Hydrophobic Interaction and Charge Accumulation at the Diamond-Electrolyte Interface

The hydrophobic interaction of surfaces with water is a well-known phenomenon, but experimental evidence of its influence on biosensor devices has been lacking. In this work we investigate diamond field-effect devices, reporting on Hall effect experiments and complementary simulations of the interfacial potential at the hydrogen-terminated diamond/aqueous electrolyte interface. The interfacial capacitance, derived from the gate-dependent Hall carrier concentration, can be modeled only when considering the hydrophobic nature of this surface and its influence on the structure of interfacial water. Our work demonstrates how profoundly the performance of potentiometric biosensor devices can be affected by their surfaces’ hydrophobicity.

Figure 1

(a) Simulated band diagram of the hydrogen-terminated diamond/electrolyte interface. The Fermi level $E_F$ can be shifted below the valence band edge $E_V$ at $-4.45\mathrm{eV}$ with a gate potential $U_G$ applied between the reference electrode ${\overline{\mu }}_{\mathrm{RE}}$ and a contact on the diamond. In the resulting potential well carriers accumulate in a two-dimensional hole gas (2-DHG), leading to band bending at the surface. The hole density is mirrored by a net negative ion density on the electrolyte side. (b) Sheet conductivity versus gate potential acquired from a four-contact resistance measurement using the van der Pauw configuration. See the text for details.

Figure 2

(a) Sheet carrier density versus gate voltage, calculated from in-liquid Hall effect measurements.

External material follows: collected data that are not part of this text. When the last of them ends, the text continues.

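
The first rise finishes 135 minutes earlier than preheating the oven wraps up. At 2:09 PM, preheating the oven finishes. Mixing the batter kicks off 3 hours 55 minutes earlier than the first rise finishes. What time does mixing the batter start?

7:59 AM

The first rise ends at 2:09 PM − 135 min = 11:54 AM.
Mixing the batter starts at 11:54 AM − 235 min = 7:59 AM.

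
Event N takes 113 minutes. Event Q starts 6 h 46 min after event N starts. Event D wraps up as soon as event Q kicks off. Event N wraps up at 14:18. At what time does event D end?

19:11

Event N starts at 14:18 − 113 min = 12:25.
Event Q starts at 12:25 + 406 min = 19:11.
So event D ends at 19:11.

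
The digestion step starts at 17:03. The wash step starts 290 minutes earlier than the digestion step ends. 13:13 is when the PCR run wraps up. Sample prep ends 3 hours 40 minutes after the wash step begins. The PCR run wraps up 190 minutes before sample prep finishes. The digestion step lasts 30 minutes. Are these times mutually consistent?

The digestion step ends at 17:03 + 30 min = 17:33.
The wash step starts at 17:33 − 290 min = 12:43.
Sample prep ends at 12:43 + 220 min = 16:23.
The PCR run ends at 16:23 − 190 min = 13:13.
That matches the stated 13:13, so the schedule is consistent.

Yes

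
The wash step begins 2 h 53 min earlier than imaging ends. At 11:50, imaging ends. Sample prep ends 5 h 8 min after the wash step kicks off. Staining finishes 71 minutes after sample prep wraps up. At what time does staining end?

The wash step starts at 11:50 − 173 min = 08:57.
Sample prep ends at 08:57 + 308 min = 14:05.
Staining ends at 14:05 + 71 min = 15:16.

15:16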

Above the threshold voltage, the three samples exhibit almost the same slope, which is determined by the interfacial capacitance. (b) Top: Water density profile at a hydrophobic and hydrophilic surface, as from molecular dynamics simulations [15]. Bottom: Ion density profile in the extended Poisson-Boltzmann model for 50 mM NaCl and a hole concentration of $5\times {10}^{12}{\mathrm{cm}}^{-2}$ in the diamond.

Figure 3

(a) ${\mathrm{nextnano}}^3$ simulations showing the potential drop across the diamond/electrolyte interface and the corresponding position of the valence band (VB) with respect to the Fermi level. (Only the region around the interface $\pm 3\mathrm{nm}$ is displayed; arrows indicate the potential drop in the electrolyte.) The PB model (olive) assumes the bulk properties of the electrolyte (${ϵ}_r=78$) up to the interface. The ePB model (red) allows for a depletion of electrolyte in the vicinity of the hydrophobic surface. (b) Comparison between the simulated results [(a)] and the experimentally obtained carrier concentrations [Fig. 2a], for different gate potentials. All data sets are normalized with respect to their threshold voltage. The ePB for the hydrophobic interface, the conventional PB model, and the ePB model for a hydrophilic interface are compared. Results of the ePB model for the hydrophobic case, when a shift of the water density of $\pm 0.5\AA$ is considered, are additionally shown (cyan and magenta).